Use Case 4: Refining the Download List
Alice has added items to her download list but realized that she doesn't need all of them right now. She wants to edit the list to remove items prior to creating her download package.
Workflow
- In the Synapse web client, Alice navigates to her download list (either via her profile page or via the notifications in the header)
- Alice uses the available columns to sort the items in her list, and can "uncheck" items that she wants to omit from her package, or delete items from the list entirely.
- Alice then proceeds to create and download her package.
4a: We presume Alice has "download" access to all files included in the list.
4b: Alice has access to download some or none of the files and must request access. "Request Access" button in the list design should go to the Access Requirements page for that entity, similar to how the "Unmet Conditions" button works today, we think. Download package should only include files to which Alice has permission to download.
Use Case 5: Exporting the Download List for Programmatic Usage
Alice realizes that she doesn't want to download through the web after all, but would rather wait until she gets back to her office to download using one of the programmatic clients (let's pretend that in between the background and use case #5 Alice has learned how to do this).
Workflow
- From Alice's download list, she choses the "Export List" option from the menu.
- Alice downloads a file-manifest-type-thing instead of the individual files and uses this list to download files another way.
Use Case 6: Download History
Alice accidentally wiped her local storage and wants to re-download the data from Use Case B.
Workflow
- In the Synapse web client, Alice navigates to her download list and clicks on "Download History".
- Alice remembers that it was the most recent package that she needs and sorts the history back package date.
- Alice clicks on "Download Package" to get the same .zip package again.
Limitations and Errors
In order to deliver a maximally functional initial feature, we need to set some limits to ensure the feature will be performant and users will understand the expected behavior.
- Limit of total number of files in a single download package: up to 100
- Limit of total package size: TBD
- Access Restrictions - how to handle?
- Too many files in the list - how to handle?
- Successful download - clear the list and/or retain the list elsewhere?
Priorities
P0: For initial release, it is critical that we support #1a, #2a, #2b, #3, and #4 above. It is acceptable to phase in these features as the team deems best, over a relatively short period of time.

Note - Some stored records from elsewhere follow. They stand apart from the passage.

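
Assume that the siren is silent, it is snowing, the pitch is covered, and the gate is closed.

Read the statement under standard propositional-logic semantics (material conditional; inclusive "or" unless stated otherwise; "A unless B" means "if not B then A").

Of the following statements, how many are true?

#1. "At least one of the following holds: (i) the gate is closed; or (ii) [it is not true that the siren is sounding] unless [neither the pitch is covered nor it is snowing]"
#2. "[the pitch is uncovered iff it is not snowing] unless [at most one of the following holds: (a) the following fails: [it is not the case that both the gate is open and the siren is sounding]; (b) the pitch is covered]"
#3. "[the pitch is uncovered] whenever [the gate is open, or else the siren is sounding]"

Let S = "the gate is open" (False), P = "the siren is sounding" (False), R = "the pitch is covered" (True), Q = "it is snowing" (True).

#1: Formalization: not S or (not P or (R nor Q))

not S = not False = True
not P = not False = True
R nor Q = True nor True = False
not P or (R nor Q) = True or False = True
not S or (not P or (R nor Q)) = True or True = True
Hence #1 is true.

#2: In symbols: (not R iff not Q) or (not (S nand P) nand R)

not R = not True = False
not Q = not True = False
not R iff not Q = False iff False = True
S nand P = False nand False = True
not (S nand P) = not True = False
not (S nand P) nand R = False nand True = True
(not R iff not Q) or (not (S nand P) nand R) = True or True = True
So #2 is true.

#3: This is (S or P) -> not R.

S or P = False or False = False
not R = not True = False
(S or P) -> not R = False -> False = True
Hence #3 is true.

True statements: 3 (#1, #2, #3).

3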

P1: I expect that users will ask for #5 in short order and it's a way to bridge the gap between web users and programmatic users, as well as set us up for #6, so it's a medium priority but may save us time downstream if we do it up front.

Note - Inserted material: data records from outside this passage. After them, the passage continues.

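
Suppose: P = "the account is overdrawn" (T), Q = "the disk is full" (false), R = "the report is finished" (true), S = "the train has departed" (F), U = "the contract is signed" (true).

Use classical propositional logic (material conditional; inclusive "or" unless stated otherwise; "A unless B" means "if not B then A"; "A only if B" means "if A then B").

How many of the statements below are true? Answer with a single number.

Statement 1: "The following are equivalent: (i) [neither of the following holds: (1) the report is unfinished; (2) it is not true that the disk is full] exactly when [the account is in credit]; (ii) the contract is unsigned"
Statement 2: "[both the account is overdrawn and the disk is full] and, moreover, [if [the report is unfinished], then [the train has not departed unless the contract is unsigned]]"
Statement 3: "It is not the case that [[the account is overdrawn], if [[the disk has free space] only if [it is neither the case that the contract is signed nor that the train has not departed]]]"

0

Statement 1: This is ((not R nor not Q) iff not P) iff not U.

not R = not True = False
not Q = not False = True
not R nor not Q = False nor True = False
not P = not True = False
(not R nor not Q) iff not P = False iff False = True
not U = not True = False
((not R nor not Q) iff not P) iff not U = True iff False = False
Thus Statement 1 is false.

Statement 2: Formalization: (P and Q) and (not R -> (not S or not U))

P and Q = True and False = False
not R = not True = False
not S = not False = True
not U = not True = False
not S or not U = True or False = True
not R -> (not S or not U) = False -> True = True
(P and Q) and (not R -> (not S or not U)) = False and True = False
Hence Statement 2 is false.

Statement 3: Formalization: not ((not Q -> (U nor not S)) -> P)

not Q = not False = True
not S = not False = True
U nor not S = True nor True = False
not Q -> (U nor not S) = True -> False = False
(not Q -> (U nor not S)) -> P = False -> True = True
not ((not Q -> (U nor not S)) -> P) = not True = False
Hence Statement 3 is false.

Count: 0.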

P2: Use Cases #1b and #6 do not yet have a clear user need, so we will de-prioritize them until we have more data.
User Interaction and Design
https://www.figma.com/proto/cjRT94oMAbvuSC8nwwoddDEk/multi-file-download
Open Questions
Question | Outcome |
---|---|
Should we support the case where a user starts their download list in one session and then resumes and completes the download in in another? | No documented user need for this (yet) but we imagine it might become a case. |
What is a sensible limit on the number of files and/or the total package size? | 100 files for initial release; need to determine sensible max package size. |
Should we describe failure cases separately or incorporate those into each use case above? | TBD. For example, user attempts to add a folder to the download list but folder contains too many items. What is the expected interaction there? |
Not Doing (Out of Scope)
- Bulk download of fileHandles within Tables, a.k.a. the mobile BRIDGE data use case.
- Bulk download of submissions from evaluation queues, a.k.a. the challenge use case.